Consumer affinity across social media can reveal some surprising insights about how people shop and engage if they watch certain videos.
Video analytics firm Tubular Labs recently expanded its artificial intelligence and consumer insights tools to analyze video categories and social audience behaviors across some 1 million topics and 11 billion videos across YouTube, Facebook, Twitter, Instagram, Twitch and TikTok.
Subject material ranged from food consumed at Super Bowl watch parties to instructions for hair extensions — and showed a potential correlation to consumers’ shopping habits across other sites.
These data points might guide marketers on alternative spending options for their budgets that go beyond their business. For example, Food Network’s audience on social media was nine times more likely to visit websites of insurance brands like State Farm and Geico, according to Tubular. Tubular’s recent analysis also showed people who watched beauty videos were 5.84 times more likely to buy Nintendo DS games on Amazon compared to the average viewer.
“With the fast growth of video content across top social platforms, digging into how video behavior relates to shopping affinity gives advertisers what they need to justify social platform ROI in the face of what could be an uncertain 2023,” said Chrissy Werner, vp of marketing at Tubular Labs.
In its latest report on navigating the social video landscape, Tubular covered its predictions on the future of search and marketing and the creator economy in the upcoming year. It also addressed the rise of augmented reality in virtual reality platforms, such as the metaverse or other immersive environments.
Next year, Tubular predicts that creators are poised to become bigger economic drivers. In the past year, influencer content was watched 13.2 times more than media and brand content combined, according to its research. Tubular also expects the influencer market to keep expanding, with 2023 projected influencer viewership hitting some 10 trillion views per month across all platforms. In January 2022, this was around 5 trillion views per month.
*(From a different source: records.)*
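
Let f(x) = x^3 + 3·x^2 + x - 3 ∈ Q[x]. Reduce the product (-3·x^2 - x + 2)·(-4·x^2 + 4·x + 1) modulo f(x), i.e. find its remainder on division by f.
First multiply in Q[x] without reducing: a · b = 12·x^4 - 8·x^3 - 15·x^2 + 7·x + 2. Now divide by f(x) = x^3 + 3·x^2 + x - 3, eliminating the leading term at each step:
  leading term 12·x^4: subtract (12·x)·f(x) = 12·x^4 + 36·x^3 + 12·x^2 - 36·x, leaving -44·x^3 - 27·x^2 + 43·x + 2
  leading term -44·x^3: subtract (-44)·f(x) = -44·x^3 - 132·x^2 - 44·x + 132, leaving 105·x^2 + 87·x - 130
The degree is now < 3, so this is the remainder. Hence a · b ≡ 105·x^2 + 87·x - 130 in Q[x]/(f).

Final answer: a · b ≡ 105·x^2 + 87·x - 130 (mod f(x))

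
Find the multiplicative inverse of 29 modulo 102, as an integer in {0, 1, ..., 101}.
29^(−1) ≡ 95 (mod 102)

Apply the extended Euclidean algorithm to (102, 29), tracking rows (r, s, t) with s·102 + t·29 = r. Each division r_prev = q·r_cur + r_new produces the new row as (previous row) − q·(current row):
  row A: (102, 1, 0)   [1·102 + 0·29 = 102]
  row B: (29, 0, 1)   [0·102 + 1·29 = 29]
  102 = 3·29 + 15   → row C = row A − 3·row B = (15, 1, −3)   [check: 1·102 − 3·29 = 15]
  29 = 1·15 + 14   → row D = row B − 1·row C = (14, −1, 4)   [check: −1·102 + 4·29 = 14]
  15 = 1·14 + 1   → row E = row C − 1·row D = (1, 2, −7)   [check: 2·102 − 7·29 = 1]
  14 = 14·1 + 0   → remainder 0, stop. gcd = 1 (last nonzero row E).
The gcd is 1, so 29 is invertible mod 102. The last nonzero row gives 2·102 − 7·29 = 1, so t = −7. So 29^(−1) ≡ −7 ≡ 95 (mod 102). Verify: 29 · 95 = 2755 ≡ 1 (mod 102). ✓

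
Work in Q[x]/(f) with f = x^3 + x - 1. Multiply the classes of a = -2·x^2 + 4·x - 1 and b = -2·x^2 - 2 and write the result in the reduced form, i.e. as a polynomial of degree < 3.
First multiply in Q[x] without reducing: a · b = 4·x^4 - 8·x^3 + 6·x^2 - 8·x + 2. Now divide by f(x) = x^3 + x - 1, eliminating the leading term at each step:
  leading term 4·x^4: subtract (4·x)·f(x) = 4·x^4 + 4·x^2 - 4·x, leaving -8·x^3 + 2·x^2 - 4·x + 2
  leading term -8·x^3: subtract (-8)·f(x) = -8·x^3 - 8·x + 8, leaving 2·x^2 + 4·x - 6
The degree is now < 3, so this is the remainder. Hence a · b ≡ 2·x^2 + 4·x - 6 in Q[x]/(f).

Final answer: a · b ≡ 2·x^2 + 4·x - 6 (mod f(x))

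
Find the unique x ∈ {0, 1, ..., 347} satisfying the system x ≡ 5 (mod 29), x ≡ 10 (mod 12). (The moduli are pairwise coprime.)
x ≡ 34 (mod 348); the representative in [0, 348) is 34

The moduli 29, 12 are pairwise coprime, so by the CRT there is a unique solution mod 29·12 = 348.
Solve by successive substitution. Start with x ≡ 5 (mod 29).
  Combine with x ≡ 10 (mod 12): write x = 5 + 29·t and require 5 + 29·t ≡ 10 (mod 12), i.e. 29·t ≡ 10 − 5 ≡ 5 (mod 12). Since 29^(−1) ≡ 5 (mod 12) (29 ≡ 5 (mod 12)), t ≡ 5·5 ≡ 1 (mod 12). So x ≡ 5 + 29·1 = 34 (mod 348).
Unique solution in [0, 348): x = 34.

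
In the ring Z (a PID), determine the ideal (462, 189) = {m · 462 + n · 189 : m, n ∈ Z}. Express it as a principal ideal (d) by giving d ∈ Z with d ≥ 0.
(462, 189) = (21); d = 21

In the PID Z, (a, b) is generated by gcd(a, b). Compute gcd(462, 189) with the extended Euclidean algorithm, tracking rows (r, s, t) with s·462 + t·189 = r:
  row A: (462, 1, 0)   [1·462 + 0·189 = 462]
  row B: (189, 0, 1)   [0·462 + 1·189 = 189]
  462 = 2·189 + 84   → row C = row A − 2·row B = (84, 1, −2)   [check: 1·462 − 2·189 = 84]
  189 = 2·84 + 21   → row D = row B − 2·row C = (21, −2, 5)   [check: −2·462 + 5·189 = 21]
  84 = 4·21 + 0   → remainder 0, stop. gcd = 21 (last nonzero row D).
So gcd(462, 189) = 21, with Bézout identity −2·462 + 5·189 = 21. Containment (⊇): the Bézout identity exhibits 21 as an element of (462, 189), giving (21) ⊆ (462, 189). Containment (⊆): since 21 | 462 and 21 | 189 (462 = 21·22, 189 = 21·9), every Z-linear combination of 462 and 189 is divisible by 21, so (462, 189) ⊆ (21). Therefore (462, 189) = (21), d = 21.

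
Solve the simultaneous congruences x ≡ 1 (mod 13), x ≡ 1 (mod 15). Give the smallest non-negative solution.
x ≡ 1 (mod 195); the representative in [0, 195) is 1

The moduli 13, 15 are pairwise coprime, so by the CRT there is a unique solution mod 13·15 = 195.
Solve by successive substitution. Start with x ≡ 1 (mod 13).
  Combine with x ≡ 1 (mod 15): write x = 1 + 13·t and require 1 + 13·t ≡ 1 (mod 15), i.e. 13·t ≡ 1 − 1 ≡ 0 (mod 15). Since 13^(−1) ≡ 7 (mod 15), t ≡ 7·0 ≡ 0 (mod 15). So x ≡ 1 + 13·0 = 1 (mod 195).
Unique solution in [0, 195): x = 1.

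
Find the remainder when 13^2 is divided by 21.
1

Use repeated squaring. Binary(2) = 10. Walk through the bits of the exponent 2 left-to-right: at each bit after the leading one, square the running value, then multiply by 13 if the bit is 1 (always reducing mod 21):
  bit 1 = 1 (leading): start with 13.
  bit 2 = 0: square 13^2 = 169 ≡ 1 (mod 21).
Final value: 13^2 ≡ 1 (mod 21).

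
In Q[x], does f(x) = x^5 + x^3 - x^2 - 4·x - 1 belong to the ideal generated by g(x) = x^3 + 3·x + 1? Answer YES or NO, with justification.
In Q[x] the ideal (g) consists of all multiples of g, so f ∈ (g) iff g | f, i.e. iff the remainder of f on division by g is 0. Divide f by g (g is monic, so eliminate the leading term of the running remainder at each step):
  leading term x^5: subtract (x^2)·g(x) = x^5 + 3·x^3 + x^2, leaving -2·x^3 - 2·x^2 - 4·x - 1
  leading term -2·x^3: subtract (-2)·g(x) = -2·x^3 - 6·x - 2, leaving -2·x^2 + 2·x + 1
The remainder r(x) = -2·x^2 + 2·x + 1 ≠ 0 (and deg r < deg g), so g ∤ f, i.e. f ∉ (g).

Final answer: NO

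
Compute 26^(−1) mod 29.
Apply the extended Euclidean algorithm to (29, 26), tracking rows (r, s, t) with s·29 + t·26 = r. Each division r_prev = q·r_cur + r_new produces the new row as (previous row) − q·(current row):
  row A: (29, 1, 0)   [1·29 + 0·26 = 29]
  row B: (26, 0, 1)   [0·29 + 1·26 = 26]
  29 = 1·26 + 3   → row C = row A − 1·row B = (3, 1, −1)   [check: 1·29 − 1·26 = 3]
  26 = 8·3 + 2   → row D = row B − 8·row C = (2, −8, 9)   [check: −8·29 + 9·26 = 2]
  3 = 1·2 + 1   → row E = row C − 1·row D = (1, 9, −10)   [check: 9·29 − 10·26 = 1]
  2 = 2·1 + 0   → remainder 0, stop. gcd = 1 (last nonzero row E).
The gcd is 1, so 26 is invertible mod 29. The last nonzero row gives 9·29 − 10·26 = 1, so t = −10. So 26^(−1) ≡ −10 ≡ 19 (mod 29). Verify: 26 · 19 = 494 ≡ 1 (mod 29). ✓

Final answer: 26^(−1) ≡ 19 (mod 29)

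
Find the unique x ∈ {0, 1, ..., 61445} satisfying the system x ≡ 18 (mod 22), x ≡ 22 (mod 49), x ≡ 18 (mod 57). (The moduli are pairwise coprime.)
x ≡ 48924 (mod 61446); the representative in [0, 61446) is 48924

The moduli 22, 49, 57 are pairwise coprime, so by the CRT there is a unique solution mod 22·49·57 = 61446.
Solve by successive substitution. Start with x ≡ 18 (mod 22).
  Combine with x ≡ 22 (mod 49): write x = 18 + 22·t and require 18 + 22·t ≡ 22 (mod 49), i.e. 22·t ≡ 22 − 18 ≡ 4 (mod 49). Since 22^(−1) ≡ 29 (mod 49), t ≡ 29·4 ≡ 18 (mod 49). So x ≡ 18 + 22·18 = 414 (mod 1078).
  Combine with x ≡ 18 (mod 57): write x = 414 + 1078·t and require 414 + 1078·t ≡ 18 (mod 57), i.e. 1078·t ≡ 18 − 414 ≡ 3 (mod 57). Since 1078^(−1) ≡ 34 (mod 57) (1078 ≡ 52 (mod 57)), t ≡ 34·3 ≡ 45 (mod 57). So x ≡ 414 + 1078·45 = 48924 (mod 61446).
Unique solution in [0, 61446): x = 48924.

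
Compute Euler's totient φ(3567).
φ is multiplicative, with φ(p^e) = p^e − p^(e−1). Factorise 3567 = 3 · 29 · 41. Then
  φ(3567) = (3 − 1) · (29 − 1) · (41 − 1) = 2 · 28 · 40 = 2240.

Final answer: φ(3567) = 2240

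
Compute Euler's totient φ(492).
φ is multiplicative, with φ(p^e) = p^e − p^(e−1). Factorise 492 = 2^2 · 3 · 41. Then
  φ(492) = (2^2 − 2^1) · (3 − 1) · (41 − 1) = 2 · 2 · 40 = 160.

Final answer: φ(492) = 160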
Creator marketing — which has been a trend this year — is causing many agencies to rethink their strategies on using content creators and social media influencers. Major holding agencies are also looking to creators when developing a commerce strategy.
“Shoppable livestreams or video content, paired with a credible influencer and raving comments from a community of viewers is an instant recipe for a believable, trusted sponsored social post,” said Amy Lanzi, coo of Publicis Commerce. “With this blueprint, we have built out … creator-led commerce solutions with partners like TikTok and Spotify that offer more personalization and closed loop measurement.”
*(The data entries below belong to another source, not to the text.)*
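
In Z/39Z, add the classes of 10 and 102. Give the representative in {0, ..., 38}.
Reduce the summands first: 102 ≡ 24 (mod 39), so 10 + 102 ≡ 10 + 24 (mod 39). 10 + 24 = 34; 34 = 0·39 + 34, so (10 + 102) mod 39 = 34.

Final answer: 34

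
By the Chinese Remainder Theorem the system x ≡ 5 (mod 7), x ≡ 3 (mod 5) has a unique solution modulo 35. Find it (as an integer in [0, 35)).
x ≡ 33 (mod 35); the representative in [0, 35) is 33

The moduli 7, 5 are pairwise coprime, so by the CRT there is a unique solution mod 7·5 = 35.
Solve by successive substitution. Start with x ≡ 5 (mod 7).
  Combine with x ≡ 3 (mod 5): write x = 5 + 7·t and require 5 + 7·t ≡ 3 (mod 5), i.e. 7·t ≡ 3 − 5 ≡ 3 (mod 5). Since 7^(−1) ≡ 3 (mod 5) (7 ≡ 2 (mod 5)), t ≡ 3·3 ≡ 4 (mod 5). So x ≡ 5 + 7·4 = 33 (mod 35).
Unique solution in [0, 35): x = 33.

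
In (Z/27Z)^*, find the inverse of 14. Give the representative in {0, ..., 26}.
Apply the extended Euclidean algorithm to (27, 14), tracking rows (r, s, t) with s·27 + t·14 = r. Each division r_prev = q·r_cur + r_new produces the new row as (previous row) − q·(current row):
  row A: (27, 1, 0)   [1·27 + 0·14 = 27]
  row B: (14, 0, 1)   [0·27 + 1·14 = 14]
  27 = 1·14 + 13   → row C = row A − 1·row B = (13, 1, −1)   [check: 1·27 − 1·14 = 13]
  14 = 1·13 + 1   → row D = row B − 1·row C = (1, −1, 2)   [check: −1·27 + 2·14 = 1]
  13 = 13·1 + 0   → remainder 0, stop. gcd = 1 (last nonzero row D).
The gcd is 1, so 14 is invertible mod 27. The last nonzero row gives −1·27 + 2·14 = 1, so t = 2. So 14^(−1) ≡ 2 (mod 27). Verify: 14 · 2 = 28 ≡ 1 (mod 27). ✓

Final answer: 14^(−1) ≡ 2 (mod 27)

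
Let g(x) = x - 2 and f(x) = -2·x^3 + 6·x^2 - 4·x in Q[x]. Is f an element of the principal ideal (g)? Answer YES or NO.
In Q[x] the ideal (g) consists of all multiples of g, so f ∈ (g) iff g | f, i.e. iff the remainder of f on division by g is 0. Divide f by g (g is monic, so eliminate the leading term of the running remainder at each step):
  leading term -2·x^3: subtract (-2·x^2)·g(x) = -2·x^3 + 4·x^2, leaving 2·x^2 - 4·x
  leading term 2·x^2: subtract (2·x)·g(x) = 2·x^2 - 4·x, leaving 0
The remainder is 0, so f(x) = g(x) · h(x) with h(x) = -2·x^2 + 2·x. Hence g | f, i.e. f ∈ (g).

Final answer: YES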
Tubular also predicted that augmented reality will come into greater focus as marketers experiment with virtual worlds and platforms, an area in which Snap has hung its hat. The social media company is developing its own AR glasses called Spectacles to connect with virtual reality content.
In the past year, 15 billion videos were uploaded across platforms mentioning AR or VR, according to Tubular. This was 38% higher than the previous year, suggesting that social audiences are getting more engaged in the topic. And as some of the technologies, such as 5G and robotics, become more integrated, companies can expect “faster and more nimble solutions” while consumers see improved experiences, said Ian Liddicoat, CTO of AI advertising company Adludio.
The popularity of videos is showing that social is becoming the new place for search — just ask TikTok. When people are looking for answers, they tend to seek out videos more rather than text, which marketers should keep in mind when identifying new audiences, Tubular data suggested. Based on Tubular analysis of popular keyword searches, for instance, those searching for recipes were 204 times more likely to look for Green Giant products on Amazon. Those consuming sports videos were more likely to gravitate toward brands like OREI and Riot Games.
“As the creator economy’s importance continues to grow, brands and agencies need to go beyond just listening to where audiences exist, but also how content influences consumer purchasing decisions,” Werner said.